Mais, lorsque Sanofi rachète Synthelabo en 1998, l'«agent double», intello undercover dans l'industrie, se retrouve au pied du mur. «J'ai tenu un an. On m'a dit : "Soit vous faites une collection marketing, soit vous partez."» Il part après qu'un article du Canard enchaîné a relevé une phrase suspecte à caractère pédophile de l'écrivain Havelock Ellis. Elle figurait en exergue d'un ouvrage édité par les Empêcheurs. Belle occasion. Le labo trouve la collection trop dangereuse. Elle est vendue au Seuil. Et Pignarre profite de l'exfiltration pour synthétiser Synthelabo dans le Grand Secret de l'industrie pharmaceutique. Dans ce livre, comme dans les suivants, il connecte les progrès de la médecine, la production de médicaments et les symptômes qu'ils sont censés traiter. Question faussement naïve : pourquoi les dépressifs se comptent-ils soudain par millions ? Peut-être parce que le diagnostic et la prescription de Prozac ou de Zoloft sont souvent systématiques... Grosso modo, Michel Foucault expliqué aux clients de la pharmacie de quartier. Ni spécialement contre les médecins, ni farouchement contre les labos, Pignarre refuse juste la médicalisation à outrance. S'il fallait choisir un camp, ce serait celui des associations de patients et de leur expertise empirique. Là encore, l'expérience homo-intello n'est pas pour rien. «Un cas extraordinaire de démédicalisation progressive.
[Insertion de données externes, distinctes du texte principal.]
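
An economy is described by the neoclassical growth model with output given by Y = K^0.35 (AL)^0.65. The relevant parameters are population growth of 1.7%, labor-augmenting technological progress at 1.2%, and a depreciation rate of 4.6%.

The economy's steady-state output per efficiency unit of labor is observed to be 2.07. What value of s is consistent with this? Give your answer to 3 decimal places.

s ≈ 0.290

Steady state requires s·f(k) = (n + g + δ)·k, i.e. s·k^α = (n + g + δ)·k.
Since y* = [s/(n + g + δ)]^(α/(1−α)), we have s/(n + g + δ) = (y*)^((1−α)/α) = 2.07^1.8571 = 3.8618.
Therefore s = 3.8618 × (n + g + δ) = 3.8618 × 0.075 = 0.2896.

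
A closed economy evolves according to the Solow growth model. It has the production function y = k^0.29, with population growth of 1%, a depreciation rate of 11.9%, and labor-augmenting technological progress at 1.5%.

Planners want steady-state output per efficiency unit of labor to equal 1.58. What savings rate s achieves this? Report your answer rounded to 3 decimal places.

In steady state, investment equals break-even investment: s·k^α = (n + g + δ)·k.
Since y* = [s/(n + g + δ)]^(α/(1−α)), we have s/(n + g + δ) = (y*)^((1−α)/α) = 1.58^2.4483 = 3.0646.
Therefore s = 3.0646 × (n + g + δ) = 3.0646 × 0.144 = 0.4413.

s ≈ 0.441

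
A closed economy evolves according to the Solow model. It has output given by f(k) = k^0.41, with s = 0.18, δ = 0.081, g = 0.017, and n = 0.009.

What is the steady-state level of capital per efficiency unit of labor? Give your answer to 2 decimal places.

k* ≈ 2.41

Steady state requires s·f(k) = (n + g + δ)·k, i.e. s·k^α = (n + g + δ)·k.
Rearranging, k^(1−α) = s / (n + g + δ).
k^0.59 = 0.18 / (0.009 + 0.017 + 0.081) = 0.18 / 0.107 = 1.6822
k* = 1.6822^(1/0.59) ≈ 2.4146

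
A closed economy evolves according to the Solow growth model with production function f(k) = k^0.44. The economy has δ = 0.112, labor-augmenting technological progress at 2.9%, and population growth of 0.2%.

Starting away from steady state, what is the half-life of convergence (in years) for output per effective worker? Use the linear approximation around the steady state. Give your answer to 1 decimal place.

Near the steady state the convergence rate is λ = (1 − α)(n + g + δ).
λ = (1 − 0.44) × 0.143 = 0.56 × 0.143 = 0.08008
Half-life = ln 2 / λ = 0.6931 / 0.08008 ≈ 8.66 years

half-life ≈ 8.7 years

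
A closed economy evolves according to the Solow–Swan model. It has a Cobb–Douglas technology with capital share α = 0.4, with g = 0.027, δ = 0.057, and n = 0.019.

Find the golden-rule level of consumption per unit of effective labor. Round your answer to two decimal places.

c_gold ≈ 1.48

At the golden rule, f'(k) = n + g + δ, so α·k^(α−1) = n + g + δ and k_gold = (α/(n + g + δ))^(1/(1−α)).
k_gold = (0.4/0.103)^(1/0.6) = 3.8835^1.6667 ≈ 9.5953
c_gold = f(k_gold) − (n + g + δ)·k_gold = 2.4707 − 0.103×9.5953 ≈ 1.4824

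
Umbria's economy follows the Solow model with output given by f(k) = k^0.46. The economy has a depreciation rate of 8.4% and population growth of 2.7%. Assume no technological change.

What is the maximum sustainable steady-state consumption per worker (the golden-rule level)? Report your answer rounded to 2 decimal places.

c_gold ≈ 1.81

At the golden rule, f'(k) = n + δ, so α·k^(α−1) = n + δ and k_gold = (α/(n + δ))^(1/(1−α)).
k_gold = (0.46/0.111)^(1/0.54) = 4.1441^1.8519 ≈ 13.9129
c_gold = f(k_gold) − (n + δ)·k_gold = 3.3572 − 0.111×13.9129 ≈ 1.8129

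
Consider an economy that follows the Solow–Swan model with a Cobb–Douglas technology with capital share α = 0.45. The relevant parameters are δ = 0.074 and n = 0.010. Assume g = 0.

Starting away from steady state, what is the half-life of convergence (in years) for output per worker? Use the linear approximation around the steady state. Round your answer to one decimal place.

about 15.0 years

Near the steady state the convergence rate is λ = (1 − α)(n + δ).
λ = (1 − 0.45) × 0.084 = 0.55 × 0.084 = 0.0462
Half-life = ln 2 / λ = 0.6931 / 0.0462 ≈ 15.00 years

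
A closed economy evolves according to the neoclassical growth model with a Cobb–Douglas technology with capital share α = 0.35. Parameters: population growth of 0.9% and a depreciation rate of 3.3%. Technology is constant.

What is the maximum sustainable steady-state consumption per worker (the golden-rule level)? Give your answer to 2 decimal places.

At the golden rule, f'(k) = n + δ, so α·k^(α−1) = n + δ and k_gold = (α/(n + δ))^(1/(1−α)).
k_gold = (0.35/0.042)^(1/0.65) = 8.3333^1.5385 ≈ 26.1022
c_gold = f(k_gold) − (n + δ)·k_gold = 3.1321 − 0.042×26.1022 ≈ 2.0358

c_gold ≈ 2.04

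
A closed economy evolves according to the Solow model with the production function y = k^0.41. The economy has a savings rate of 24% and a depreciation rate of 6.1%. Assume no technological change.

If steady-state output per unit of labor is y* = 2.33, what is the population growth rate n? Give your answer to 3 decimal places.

At the steady state, Δk = 0, so s·k^α = (n + δ)·k.
Since y* = [s/(n + δ)]^(α/(1−α)), we have s/(n + δ) = (y*)^((1−α)/α) = 2.33^1.439 = 3.3777.
Therefore n + δ = s / 3.3777 = 0.24 / 3.3777 = 0.0711, so n = 0.0711 − 0.061 = 0.0101.

n ≈ 0.010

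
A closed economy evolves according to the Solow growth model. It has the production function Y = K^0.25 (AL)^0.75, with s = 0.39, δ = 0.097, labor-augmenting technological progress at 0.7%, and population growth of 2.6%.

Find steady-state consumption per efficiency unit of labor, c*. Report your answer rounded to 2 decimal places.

In steady state, investment equals break-even investment: s·k^α = (n + g + δ)·k.
Rearranging, k^(1−α) = s / (n + g + δ).
k^0.75 = 0.39 / (0.026 + 0.007 + 0.097) = 0.39 / 0.130 = 3.0000
k* = 3.0000^(1/0.75) ≈ 4.3267
y* = (k*)^α = 4.3267^0.25 ≈ 1.4422
c* = (1 − s)·y* = (1 − 0.39) × 1.4422 ≈ 0.8797

c* ≈ 0.88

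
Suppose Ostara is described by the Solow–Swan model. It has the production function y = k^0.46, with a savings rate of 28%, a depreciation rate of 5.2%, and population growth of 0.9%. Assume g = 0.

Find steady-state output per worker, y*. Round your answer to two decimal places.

Steady state requires s·f(k) = (n + δ)·k, i.e. s·k^α = (n + δ)·k.
Dividing both sides by k: k^(1−α) = s / (n + δ).
k^0.54 = 0.28 / (0.009 + 0.052) = 0.28 / 0.061 = 4.5902
k* = 4.5902^(1/0.54) ≈ 16.8118
y* = (k*)^α = 16.8118^0.46 ≈ 3.6625

y* ≈ 3.66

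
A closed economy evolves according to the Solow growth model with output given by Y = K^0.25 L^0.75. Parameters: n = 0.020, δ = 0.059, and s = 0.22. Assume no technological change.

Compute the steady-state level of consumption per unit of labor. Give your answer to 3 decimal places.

c* ≈ 1.097

Steady state requires s·f(k) = (n + δ)·k, i.e. s·k^α = (n + δ)·k.
Dividing both sides by k: k^(1−α) = s / (n + δ).
k^0.75 = 0.22 / (0.020 + 0.059) = 0.22 / 0.079 = 2.7848
k* = 2.7848^(1/0.75) ≈ 3.9179
y* = (k*)^α = 3.9179^0.25 ≈ 1.4069
c* = (1 − s)·y* = (1 − 0.22) × 1.4069 ≈ 1.0974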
Autrefois, on psychiatrisait les gays. Aujourd'hui, plus personne ne veut médicaliser l'homosexualité...»

Désormais, cet admirateur du théâtre d'avant-garde observe la guerre des psys. Il veut se poser en arbitre pragmatique de la guerre atomique opposant les analystes hardcore et les partisans des neuro-sciences. On le voyait comme une taupe, creusant patiemment sous les fondations en surgissant régulièrement dans le débat public. A la façon de Daniel Bensaïd, autre LCR historique. «Moins marxiste» que ce dernier, Pignarre nuance la métaphore spéléo. Il se voit comme un «jeteur de sondes», aux côtés de sa grande amie et mentor Isabelle Stengers, philosophe des sciences. «Nous n'avons pas en main la carte du territoire. Nous pouvons seulement dire avec d'autres : là, ça passe, là, ça ne passe pas, là, on peut se fracasser, là, il y a des tourbillons, là, on va s'ensabler, etc.»
Celui qui vote à gauche, PS, PCF ou LCR «selon les circonstances», cite Gilles Deleuze à l'appui : «La gauche a besoin que les gens pensent.»

photo FRED KIHN

Philippe Pignarre en 7 dates : 2 mai 1952 Naissance à Angoulême. Mai 1971 Entre à la Ligue communiste révolutionnaire. 1973 Suit les cours de Michel Foucault au Collège de France. Janvier 1983 Manutentionnaire aux laboratoires Delagrange. Mai 1990 Directeur de la communication de Synthelabo. Création des Empêcheurs de penser en rond. Septembre 2000 Rejoint le Seuil avec sa maison d'édition. Octobre 2006 Publie les Malheurs des psys (la Découverte).